Swordfish - The Larger Fish Pattern You Meet in Expert Sudoku

Swordfish is the three-row or three-column extension of X-Wing. Instead of building a rectangular pattern from two rows and two columns, Swordfish tracks one digit across three rows or three columns. If that digit appears in only two or three cells within each of those rows, and all candidate positions align within the same three columns, you can eliminate the digit from other cells in those columns.

That definition sounds heavy, but the core idea is simple: the fish locks a digit into a small set of rows and columns, so any duplicate candidates outside the fish become impossible.

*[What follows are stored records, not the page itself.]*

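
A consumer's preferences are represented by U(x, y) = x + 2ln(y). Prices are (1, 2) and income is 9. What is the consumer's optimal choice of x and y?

MU_x = 1, MU_y = 2/y.
MRS = 1 ÷ (2/y).
Tangency: set MRS = p_x/p_y = 1/2 = 0.5.
MRS depends only on y: 0.5·y = 0.5 ⇒ y* = 0.5/0.5 = 1.
From the budget, 1·x = 9 − 2·1 = 7, so x* = 7.

x* = 7, y* = 1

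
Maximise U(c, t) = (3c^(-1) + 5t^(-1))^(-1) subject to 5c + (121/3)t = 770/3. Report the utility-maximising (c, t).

c* = 11, t* = 5

For CES with ρ = -1, MRS = (3/5)·(t/c)^2.
Tangency: set MRS = p_c/p_t = 5/(121/3) = 15/121.
So (t/c)^2 = 25/121; taking the square root, t/c = 5/11, i.e. t = (5/11)·c.
Substitute into the budget 5·c + (121/3)·t = 770/3: (70/3)·c = 770/3, so c* = 11 and t* = (5/11)·11 = 5.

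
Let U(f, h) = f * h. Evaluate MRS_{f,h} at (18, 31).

MRS = 31/18

MU_f = h and MU_h = f.
MRS = MU_f/MU_h = h/f.
At (18, 31): MRS = 31/18.
The indifference curve has slope −31/18 at this bundle.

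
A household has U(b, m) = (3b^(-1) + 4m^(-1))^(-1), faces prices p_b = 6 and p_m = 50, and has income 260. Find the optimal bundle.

For CES with ρ = -1, MRS = (3/4)·(m/b)^2.
Tangency: set MRS = p_b/p_m = 6/50 = 3/25.
So (m/b)^2 = 4/25; taking the square root, m/b = 0.4, i.e. m = 0.4·b.
Substitute into the budget 6·b + 50·m = 260: 26·b = 260, so b* = 10 and m* = 0.4·10 = 4.

b* = 10, m* = 4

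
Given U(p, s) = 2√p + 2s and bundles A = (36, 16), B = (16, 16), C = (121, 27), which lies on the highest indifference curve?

Bundle C

Evaluate utility at each bundle:
U(A) = 44.000.
U(B) = 40.000.
U(C) = 76.000.
Highest utility is C, so C ≻ A ≻ B.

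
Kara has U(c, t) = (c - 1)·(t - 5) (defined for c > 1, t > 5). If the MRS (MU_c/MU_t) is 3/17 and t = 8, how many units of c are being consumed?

MU_c = (t−5), MU_t = (c−1).
MRS = (t−5)/(c−1).
Substitute t = 8: MRS = 3/(c − 1). Setting this equal to 3/17 gives c − 1 = 3/(3/17) = 17, so c = 18.

c = 18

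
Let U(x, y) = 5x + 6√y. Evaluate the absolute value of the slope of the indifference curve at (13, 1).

MRS = 5/3

MU_x = 5, MU_y = 6/(2√y).
MRS = 5 ÷ (6/(2√y)).
At (13, 1): MRS = 5/3.
So at (13, 1) the consumer would give up 5/3 units of y for one more unit of x.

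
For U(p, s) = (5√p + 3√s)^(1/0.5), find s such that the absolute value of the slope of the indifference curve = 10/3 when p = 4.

For CES with ρ = 0.5, MRS = (5/3)·√(s/p).
Setting (5/3)·√(s/4) = 10/3 gives √(s/4) = 2, so s/4 = 4 and s = 16.

s = 16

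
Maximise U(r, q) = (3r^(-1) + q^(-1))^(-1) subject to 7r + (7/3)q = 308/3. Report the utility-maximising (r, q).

r* = 11, q* = 11

For CES with ρ = -1, MRS = (3/1)·(q/r)^2.
Tangency: set MRS = p_r/p_q = 7/(7/3) = 3.
So (q/r)^2 = 1; taking the square root, q/r = 1, i.e. q = r.
Substitute into the budget 7·r + (7/3)·q = 308/3: (28/3)·r = 308/3, so r* = 11 and q* = 11.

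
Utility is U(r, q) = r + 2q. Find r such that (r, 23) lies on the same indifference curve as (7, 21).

r = 3

U(7, 21) = 49.
Set U(r, 23) = 49 and solve.
r + 2·23 = 49 ⇒ r = 3 ⇒ r = 3.
Check: U(3, 23) = 49.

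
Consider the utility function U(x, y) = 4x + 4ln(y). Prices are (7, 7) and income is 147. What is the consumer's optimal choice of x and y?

x* = 20, y* = 1

MU_x = 4, MU_y = 4/y.
MRS = 4 ÷ (4/y).
Tangency: set MRS = p_x/p_y = 7/7 = 1.
MRS depends only on y: y = 1 ⇒ y* = 1.
From the budget, 7·x = 147 − 7·1 = 140, so x* = 20.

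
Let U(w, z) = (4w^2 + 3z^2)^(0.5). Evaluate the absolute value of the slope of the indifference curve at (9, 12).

MRS = 1

For CES with ρ = 2, MRS = (4/3)·(z/w)^(-1).
At (9, 12): MRS = 1.
The indifference curve has slope −1 at this bundle.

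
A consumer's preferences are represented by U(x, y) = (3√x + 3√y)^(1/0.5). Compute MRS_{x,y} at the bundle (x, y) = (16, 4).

MRS = 0.5

For CES with ρ = 0.5, MRS = √(y/x).
At (16, 4): MRS = 0.5.
The indifference curve has slope −0.5 at this bundle.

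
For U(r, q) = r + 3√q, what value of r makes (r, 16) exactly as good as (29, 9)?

U(29, 9) = 38.
Set U(r, 16) = 38 and solve.
With q = 16: √16 = 4, so r = 38 − 3·4 = 26.
Check: U(26, 16) = 38.

r = 26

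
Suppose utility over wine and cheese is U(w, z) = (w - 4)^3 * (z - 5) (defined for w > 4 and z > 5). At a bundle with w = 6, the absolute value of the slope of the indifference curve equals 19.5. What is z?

MU_w = 3·(w−4)^2·(z−5), MU_z = (w−4)^3.
MRS = (3/1)·(z−5)/(w−4).
Substitute w = 6: MRS = (z − 5)/(2/3). Setting this equal to 19.5 gives z − 5 = 19.5·(2/3) = 13, so z = 18.

z = 18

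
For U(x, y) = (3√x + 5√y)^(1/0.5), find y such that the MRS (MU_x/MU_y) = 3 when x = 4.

For CES with ρ = 0.5, MRS = (3/5)·√(y/x).
Setting (3/5)·√(y/4) = 3 gives √(y/4) = 5, so y/4 = 25 and y = 100.

y = 100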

How Swordfish Extends X-Wing

If X-Wing is a 2x2 structure, Swordfish is a 3x3 structure. You still work digit by digit, counting candidate positions row by row or column by column. The difference is scale and visual complexity. This makes Swordfish harder to see and much rarer than X-Wing.

Where It Appears

You are unlikely to need Swordfish in easy or medium sudoku. It belongs to Expert and Master Sudoku, especially on boards where candidate density stays high for a long time.

Frequently Asked Questions

What is Swordfish in sudoku?

It is a fish pattern that uses three rows and three columns for one digit.

How is Swordfish different from X-Wing?

Swordfish is the larger, three-line version of the same fish logic.

When does Swordfish appear?

It appears in expert and master puzzles when simpler techniques stop producing progress.